DSSM is the most basic two-tower model, modeling users and items separately:

# Model configuration
model = DSSM(user_features=user_features,
             item_features=item_features,
             hidden_units=[64, 32, 16],
             dropout_rates=[0.1, 0.1, 0.1])

# Training configuration
trainer = MatchTrainer(model=model,
                      mode=0,  # point-wise training
                      optimizer_params={'lr': 0.001},
                      n_epochs=10)

# Train model
trainer.fit(train_dataloader, val_dataloader)

Sequential Recommendation Model (GRU4Rec)
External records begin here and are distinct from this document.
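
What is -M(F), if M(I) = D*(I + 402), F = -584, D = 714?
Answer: 129948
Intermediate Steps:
M(I) = 287028 + 714*I (M(I) = 714*(I + 402) = 714*(402 + I) = 287028 + 714*I)
-M(F) = -(287028 + 714*(-584)) = -(287028 - 416976) = -1*(-129948) = 129948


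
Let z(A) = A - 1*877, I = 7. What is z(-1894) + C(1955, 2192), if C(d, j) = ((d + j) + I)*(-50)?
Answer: -210471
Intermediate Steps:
z(A) = -877 + A (z(A) = A - 877 = -877 + A)
C(d, j) = -350 - 50*d - 50*j (C(d, j) = ((d + j) + 7)*(-50) = (7 + d + j)*(-50) = -350 - 50*d - 50*j)
z(-1894) + C(1955, 2192) = (-877 - 1894) + (-350 - 50*1955 - 50*2192) = -2771 + (-350 - 97750 - 109600) = -2771 - 207700 = -210471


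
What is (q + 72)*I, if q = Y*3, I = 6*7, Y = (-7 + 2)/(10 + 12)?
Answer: 32949/11 ≈ 2995.4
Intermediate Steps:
Y = -5/22 ≈ -0.22727
I = 42
q = -15/22 (q = -5/22*3 = -15/22 ≈ -0.68182)
(q + 72)*I = (-15/22 + 72)*42 = (1569/22)*42 = 32949/11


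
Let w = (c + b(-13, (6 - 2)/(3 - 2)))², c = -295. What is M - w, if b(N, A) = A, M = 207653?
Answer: 122972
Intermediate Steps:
w = 84681 (w = (-295 + (6 - 2)/(3 - 2))² = (-295 + 4/1)² = (-295 + 4*1)² = (-295 + 4)² = (-291)² = 84681)
M - w = 207653 - 1*84681 = 207653 - 84681 = 122972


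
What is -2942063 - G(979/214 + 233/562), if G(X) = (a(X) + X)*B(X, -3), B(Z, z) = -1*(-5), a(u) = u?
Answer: -88460508371/30067 ≈ -2.9421e+6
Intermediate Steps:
B(Z, z) = 5
G(X) = 10*X (G(X) = (X + X)*5 = (2*X)*5 = 10*X)
-2942063 - G(979/214 + 233/562) = -2942063 - 10*(979/214 + 233/562) = -2942063 - 10*150015/30067 = -2942063 - 1*1500150/30067 = -2942063 - 1500150/30067 = -88460508371/30067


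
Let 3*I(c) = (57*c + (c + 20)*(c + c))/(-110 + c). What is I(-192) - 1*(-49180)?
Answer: 7416996/151 ≈ 49119.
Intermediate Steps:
I(c) = (57*c + 2*c*(20 + c))/(3*(-110 + c)) (I(c) = ((57*c + (c + 20)*(c + c))/(-110 + c))/3 = ((57*c + (20 + c)*(2*c))/(-110 + c))/3 = ((57*c + 2*c*(20 + c))/(-110 + c))/3 = (57*c + 2*c*(20 + c))/(3*(-110 + c)))
I(-192) - 1*(-49180) = (⅓)*(-192)*(97 + 2*(-192))/(-110 - 192) - 1*(-49180) = (⅓)*(-192)*(97 - 384)/(-302) + 49180 = (⅓)*(-192)*(-1/302)*(-287) + 49180 = -9184/151 + 49180 = 7416996/151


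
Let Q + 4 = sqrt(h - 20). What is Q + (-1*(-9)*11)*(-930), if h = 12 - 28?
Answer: -92074 + 6*I ≈ -92074.0 + 6.0*I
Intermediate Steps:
h = -16
Q = -4 + 6*I (Q = -4 + sqrt(-16 - 20) = -4 + sqrt(-36) = -4 + 6*I ≈ -4.0 + 6.0*I)
Q + (-1*(-9)*11)*(-930) = (-4 + 6*I) + (-1*(-9)*11)*(-930) = (-4 + 6*I) + (9*11)*(-930) = (-4 + 6*I) + 99*(-930) = (-4 + 6*I) - 92070 = -92074 + 6*I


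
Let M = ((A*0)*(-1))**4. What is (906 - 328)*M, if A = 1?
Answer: 0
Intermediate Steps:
M = 0 (M = ((1*0)*(-1))**4 = (0*(-1))**4 = 0**4 = 0)
(906 - 328)*M = (906 - 328)*0 = 578*0 = 0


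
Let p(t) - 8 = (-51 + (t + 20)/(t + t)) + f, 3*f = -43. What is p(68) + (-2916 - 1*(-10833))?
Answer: 400876/51 ≈ 7860.3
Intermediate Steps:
f = -43/3 (f = (1/3)*(-43) = -43/3 ≈ -14.333)
p(t) = -172/3 + (20 + t)/(2*t) (p(t) = 8 + ((-51 + (t + 20)/(t + t)) - 43/3) = 8 + ((-51 + (20 + t)/((2*t))) - 43/3) = 8 + ((-51 + (20 + t)*(1/(2*t))) - 43/3) = 8 + ((-51 + (20 + t)/(2*t)) - 43/3) = 8 + (-196/3 + (20 + t)/(2*t)) = -172/3 + (20 + t)/(2*t))
p(68) + (-2916 - 1*(-10833)) = (-341/6 + 10/68) + (-2916 - 1*(-10833)) = (-341/6 + 10*(1/68)) + (-2916 + 10833) = (-341/6 + 5/34) + 7917 = -2891/51 + 7917 = 400876/51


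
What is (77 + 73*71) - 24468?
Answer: -19208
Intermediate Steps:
(77 + 73*71) - 24468 = (77 + 5183) - 24468 = 5260 - 24468 = -19208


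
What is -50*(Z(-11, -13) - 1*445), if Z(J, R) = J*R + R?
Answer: 15750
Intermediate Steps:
Z(J, R) = R + J*R
-50*(Z(-11, -13) - 1*445) = -50*(-13*(1 - 11) - 1*445) = -50*(-13*(-10) - 445) = -50*(130 - 445) = -50*(-315) = 15750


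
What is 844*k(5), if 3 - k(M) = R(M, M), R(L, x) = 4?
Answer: -844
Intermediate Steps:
k(M) = -1 (k(M) = 3 - 1*4 = 3 - 4 = -1)
844*k(5) = 844*(-1) = -844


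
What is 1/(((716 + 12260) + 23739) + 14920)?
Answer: 1/51635 ≈ 1.9367e-5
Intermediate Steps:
1/(((716 + 12260) + 23739) + 14920) = 1/((12976 + 23739) + 14920) = 1/(36715 + 14920) = 1/51635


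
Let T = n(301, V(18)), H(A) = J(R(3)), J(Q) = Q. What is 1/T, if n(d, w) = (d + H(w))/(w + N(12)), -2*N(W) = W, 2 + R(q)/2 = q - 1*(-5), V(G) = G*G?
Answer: 318/313 ≈ 1.0160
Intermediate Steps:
V(G) = G**2
R(q) = 6 + 2*q (R(q) = -4 + 2*(q - 1*(-5)) = -4 + 2*(q + 5) = -4 + 2*(5 + q) = -4 + (10 + 2*q) = 6 + 2*q)
N(W) = -W/2
H(A) = 12 (H(A) = 6 + 2*3 = 6 + 6 = 12)
n(d, w) = (12 + d)/(-6 + w) (n(d, w) = (d + 12)/(w - 1/2*12) = (12 + d)/(w - 6) = (12 + d)/(-6 + w))
T = 313/318 (T = (12 + 301)/(-6 + 18**2) = 313/(-6 + 324) = 313/318 ≈ 0.98428)
1/T = 1/(313/318) = 318/313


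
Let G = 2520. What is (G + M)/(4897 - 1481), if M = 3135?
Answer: 5655/3416 ≈ 1.6554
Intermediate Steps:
(G + M)/(4897 - 1481) = (2520 + 3135)/(4897 - 1481) = 5655/3416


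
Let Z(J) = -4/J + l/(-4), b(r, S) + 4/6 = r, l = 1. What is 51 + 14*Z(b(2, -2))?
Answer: 11/2 ≈ 5.5000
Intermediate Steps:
b(r, S) = -2/3 + r
Z(J) = -1/4 - 4/J (Z(J) = -4/J + 1/(-4) = -4/J + 1*(-1/4) = -4/J - 1/4 = -1/4 - 4/J)
51 + 14*Z(b(2, -2)) = 51 + 14*((-16 - (-2/3 + 2))/(4*(-2/3 + 2))) = 51 + 14*((-16 - 1*4/3)/(4*(4/3))) = 51 + 14*((1/4)*(3/4)*(-16 - 4/3)) = 51 + 14*((1/4)*(3/4)*(-52/3)) = 51 + 14*(-13/4) = 51 - 91/2 = 11/2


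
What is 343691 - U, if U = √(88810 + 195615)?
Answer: 343691 - 5*√11377 ≈ 3.4316e+5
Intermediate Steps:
U = 5*√11377 (U = √284425 = 5*√11377 ≈ 533.32)
343691 - U = 343691 - 5*√11377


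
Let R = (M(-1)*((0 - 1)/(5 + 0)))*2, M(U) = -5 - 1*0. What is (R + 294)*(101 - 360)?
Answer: -76664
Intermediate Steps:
M(U) = -5 (M(U) = -5 + 0 = -5)
R = 2 (R = -5*(0 - 1)/(5 + 0)*2 = -(-5)/5*2 = -5*(-⅕)*2 = 1*2 = 2)
(R + 294)*(101 - 360) = (2 + 294)*(101 - 360) = 296*(-259) = -76664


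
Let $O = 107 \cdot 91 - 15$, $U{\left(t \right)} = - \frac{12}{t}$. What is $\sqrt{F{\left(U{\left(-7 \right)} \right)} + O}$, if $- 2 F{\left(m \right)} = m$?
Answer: $\frac{4 \sqrt{29771}}{7} \approx 98.596$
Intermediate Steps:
$F{\left(m \right)} = - \frac{m}{2}$
$O = 9722$ ($O = 9737 - 15 = 9722$)
$\sqrt{F{\left(U{\left(-7 \right)} \right)} + O} = \sqrt{- \frac{\left(-12\right) \frac{1}{-7}}{2} + 9722} = \sqrt{- \frac{\left(-12\right) \left(- \frac{1}{7}\right)}{2} + 9722} = \sqrt{\left(- \frac{1}{2}\right) \frac{12}{7} + 9722} = \sqrt{- \frac{6}{7} + 9722} = \sqrt{\frac{68048}{7}} = \frac{4 \sqrt{29771}}{7}$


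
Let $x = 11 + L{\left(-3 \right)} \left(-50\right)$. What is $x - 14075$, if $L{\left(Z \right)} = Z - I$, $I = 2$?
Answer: $-13814$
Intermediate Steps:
$L{\left(Z \right)} = -2 + Z$ ($L{\left(Z \right)} = Z - 2 = -2 + Z$)
$x = 261$ ($x = 11 + \left(-2 - 3\right) \left(-50\right) = 11 - -250 = 11 + 250 = 261$)
$x - 14075 = 261 - 14075 = -13814$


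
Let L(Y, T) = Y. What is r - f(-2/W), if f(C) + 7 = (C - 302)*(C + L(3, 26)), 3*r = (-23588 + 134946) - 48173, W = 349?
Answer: 8028983006/365403 ≈ 21973.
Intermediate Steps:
r = 63185/3 (r = ((-23588 + 134946) - 48173)/3 = (111358 - 48173)/3 = (⅓)*63185 = 63185/3 ≈ 21062.)
f(C) = -7 + (-302 + C)*(3 + C) (f(C) = -7 + (C - 302)*(C + 3) = -7 + (-302 + C)*(3 + C))
r - f(-2/W) = 63185/3 - (-913 + (-2/349)² - (-598)/349) = 63185/3 - (-913 + (-2*1/349)² - (-598)/349) = 63185/3 - (-913 + (-2/349)² - 299*(-2/349)) = 63185/3 - (-913 + 4/121801 + 598/349) = 63185/3 - 1*(-110995607/121801) = 63185/3 + 110995607/121801 = 8028983006/365403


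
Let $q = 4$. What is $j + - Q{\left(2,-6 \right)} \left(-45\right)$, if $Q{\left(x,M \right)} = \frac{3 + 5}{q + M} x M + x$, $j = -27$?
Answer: $2223$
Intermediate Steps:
$Q{\left(x,M \right)} = x + \frac{8 M x}{4 + M}$ ($Q{\left(x,M \right)} = \frac{3 + 5}{4 + M} x M + x = \frac{8}{4 + M} x M + x = \frac{8 x}{4 + M} M + x = \frac{8 M x}{4 + M} + x = x + \frac{8 M x}{4 + M}$)
$j + - Q{\left(2,-6 \right)} \left(-45\right) = -27 + - \frac{2 \left(4 + 9 \left(-6\right)\right)}{4 - 6} \left(-45\right) = -27 + - \frac{2 \left(4 - 54\right)}{-2} \left(-45\right) = -27 + - \frac{2 \left(-1\right) \left(-50\right)}{2} \left(-45\right) = -27 + \left(-1\right) 50 \left(-45\right) = -27 - -2250 = -27 + 2250 = 2223$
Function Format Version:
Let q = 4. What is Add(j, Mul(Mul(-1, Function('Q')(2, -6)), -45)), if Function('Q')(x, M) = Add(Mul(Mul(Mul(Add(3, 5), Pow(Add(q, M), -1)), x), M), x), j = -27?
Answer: 2223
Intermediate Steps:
Function('Q')(x, M) = Add(x, Mul(8, M, x, Pow(Add(4, M), -1))) (Function('Q')(x, M) = Add(Mul(Mul(Mul(Add(3, 5), Pow(Add(4, M), -1)), x), M), x) = Add(Mul(Mul(Mul(8, Pow(Add(4, M), -1)), x), M), x) = Add(Mul(Mul(8, x, Pow(Add(4, M), -1)), M), x) = Add(Mul(8, M, x, Pow(Add(4, M), -1)), x) = Add(x, Mul(8, M, x, Pow(Add(4, M), -1))))
Add(j, Mul(Mul(-1, Function('Q')(2, -6)), -45)) = Add(-27, Mul(Mul(-1, Mul(2, Pow(Add(4, -6), -1), Add(4, Mul(9, -6)))), -45)) = Add(-27, Mul(Mul(-1, Mul(2, Pow(-2, -1), Add(4, -54))), -45)) = Add(-27, Mul(Mul(-1, Mul(2, Rational(-1, 2), -50)), -45)) = Add(-27, Mul(Mul(-1, 50), -45)) = Add(-27, Mul(-50, -45)) = Add(-27, 2250) = 2223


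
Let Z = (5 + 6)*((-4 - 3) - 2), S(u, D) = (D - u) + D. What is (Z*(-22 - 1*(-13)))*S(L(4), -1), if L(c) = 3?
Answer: -4455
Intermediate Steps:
S(u, D) = -u + 2*D
Z = -99 (Z = 11*(-7 - 2) = 11*(-9) = -99)
(Z*(-22 - 1*(-13)))*S(L(4), -1) = (-99*(-22 - 1*(-13)))*(-1*3 + 2*(-1)) = (-99*(-22 + 13))*(-3 - 2) = -99*(-9)*(-5) = 891*(-5) = -4455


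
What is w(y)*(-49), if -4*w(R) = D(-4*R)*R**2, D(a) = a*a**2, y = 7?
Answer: -13176688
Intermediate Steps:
D(a) = a**3
w(R) = 16*R**5 (w(R) = -(-4*R)**3*R**2/4 = -(-64*R**3)*R**2/4 = -(-16)*R**5 = 16*R**5)
w(y)*(-49) = (16*7**5)*(-49) = (16*16807)*(-49) = 268912*(-49) = -13176688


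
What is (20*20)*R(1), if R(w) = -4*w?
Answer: -1600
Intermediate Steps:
(20*20)*R(1) = (20*20)*(-4*1) = 400*(-4) = -1600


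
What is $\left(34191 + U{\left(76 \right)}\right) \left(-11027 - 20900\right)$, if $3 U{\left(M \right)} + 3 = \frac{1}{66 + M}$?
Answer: $- \frac{465014871307}{426} \approx -1.0916 \cdot 10^{9}$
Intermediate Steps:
$U{\left(M \right)} = -1 + \frac{1}{3 \left(66 + M\right)}$
$\left(34191 + U{\left(76 \right)}\right) \left(-11027 - 20900\right) = \left(34191 + \frac{- \frac{197}{3} - 76}{66 + 76}\right) \left(-11027 - 20900\right) = \left(34191 + \frac{- \frac{197}{3} - 76}{142}\right) \left(-31927\right) = \left(34191 + \frac{1}{142} \left(- \frac{425}{3}\right)\right) \left(-31927\right) = \left(34191 - \frac{425}{426}\right) \left(-31927\right) = \frac{14564941}{426} \left(-31927\right) = - \frac{465014871307}{426}$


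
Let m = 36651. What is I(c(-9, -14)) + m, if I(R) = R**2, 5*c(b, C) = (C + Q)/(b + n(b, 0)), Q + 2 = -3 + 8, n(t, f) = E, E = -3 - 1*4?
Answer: 234566521/6400 ≈ 36651.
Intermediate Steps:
E = -7 (E = -3 - 4 = -7)
n(t, f) = -7
Q = 3 (Q = -2 + (-3 + 8) = -2 + 5 = 3)
c(b, C) = (3 + C)/(5*(-7 + b)) (c(b, C) = ((C + 3)/(b - 7))/5 = ((3 + C)/(-7 + b))/5 = (3 + C)/(5*(-7 + b)))
I(c(-9, -14)) + m = ((3 - 14)/(5*(-7 - 9)))**2 + 36651 = ((1/5)*(-11)/(-16))**2 + 36651 = ((1/5)*(-1/16)*(-11))**2 + 36651 = (11/80)**2 + 36651 = 121/6400 + 36651 = 234566521/6400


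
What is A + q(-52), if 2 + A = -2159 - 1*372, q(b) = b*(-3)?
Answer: -2377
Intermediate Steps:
q(b) = -3*b
A = -2533 (A = -2 + (-2159 - 1*372) = -2 + (-2159 - 372) = -2 - 2531 = -2533)
A + q(-52) = -2533 - 3*(-52) = -2533 + 156 = -2377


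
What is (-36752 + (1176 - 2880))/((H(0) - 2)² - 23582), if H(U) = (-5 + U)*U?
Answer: 19228/11789 ≈ 1.6310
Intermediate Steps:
H(U) = U*(-5 + U)
(-36752 + (1176 - 2880))/((H(0) - 2)² - 23582) = (-36752 + (1176 - 2880))/((0*(-5 + 0) - 2)² - 23582) = (-36752 - 1704)/((0*(-5) - 2)² - 23582) = -38456/((0 - 2)² - 23582) = -38456/((-2)² - 23582) = -38456/(4 - 23582) = -38456/(-23578) = -38456*(-1/23578) = 19228/11789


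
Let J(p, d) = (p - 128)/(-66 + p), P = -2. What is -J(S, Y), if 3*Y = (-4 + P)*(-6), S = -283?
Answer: -411/349 ≈ -1.1777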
GRU4Rec models user behavior sequences through GRU networks:

# Generate sequence features
seq_features = generate_seq_feature(df,
                                  user_col='user_id',
                                  item_col='movie_id',
                                  time_col='timestamp',
                                  item_attribute_cols=['genre'])

# Model configuration
model = GRU4Rec(item_num=item_num,
                hidden_size=64,
                num_layers=2,
                dropout_rate=0.1)

# Training configuration
trainer = MatchTrainer(model=model,
                      mode=1,  # pair-wise training
                      optimizer_params={'lr': 0.001},
                      n_epochs=10)

Multi-Interest Model (MIND)

The MIND model can capture users' diverse interests:

# Model configuration
model = MIND(item_num=item_num,
            num_interests=4,
            hidden_size=64,
            routing_iterations=3)

# Training configuration
trainer = MatchTrainer(model=model,
                      mode=2,  # list-wise training
                      optimizer_params={'lr': 0.001},
                      n_epochs=10)

Model Evaluation

Use common recall metrics for evaluation:

# Calculate recall rate and hit rate
recall_score = evaluate_recall(model, test_dataloader, k=10)
hit_rate = evaluate_hit_rate(model, test_dataloader, k=10)
print(f"Recall@10: {recall_score:.4f}")
print(f"HitRate@10: {hit_rate:.4f}")

Vector Retrieval

The trained model can be used to generate vector representations of users and items for fast retrieval:

# Use Annoy for vector retrieval
from rechub.utils import Annoy

# Build index
item_vectors = model.get_item_vectors()
annoy = Annoy(metric='angular')
annoy.fit(item_vectors)

# Query similar items
user_vector = model.get_user_vector(user_id=1)
similar_items = annoy.query(user_vector, n=10)

Advanced Techniques

  1. Temperature Coefficient Adjustment

    trainer = MatchTrainer(model=model,
                          temperature=0.2,  # Add temperature coefficient
                          mode=2)
    

  2. Negative Sampling

    from rechub.utils import negative_sample
    
    neg_samples = negative_sample(items_cnt_order,
                                ratio=5,
                                method_id=1)  # Word2Vec-style sampling
    

  3. Model Saving and Loading

    # Save model
    torch.save(model.state_dict(), 'model.pth')
    
    # Load model
    model.load_state_dict(torch.load('model.pth'))
    

Important Notes

  1. Choose appropriate training mode (point-wise/pair-wise/list-wise)
  2. Pay attention to sequence feature length and padding method
  3. Adjust negative sample ratio based on actual scenarios
  4. Set appropriate batch_size and learning rate
  5. Use L2 regularization to prevent overfitting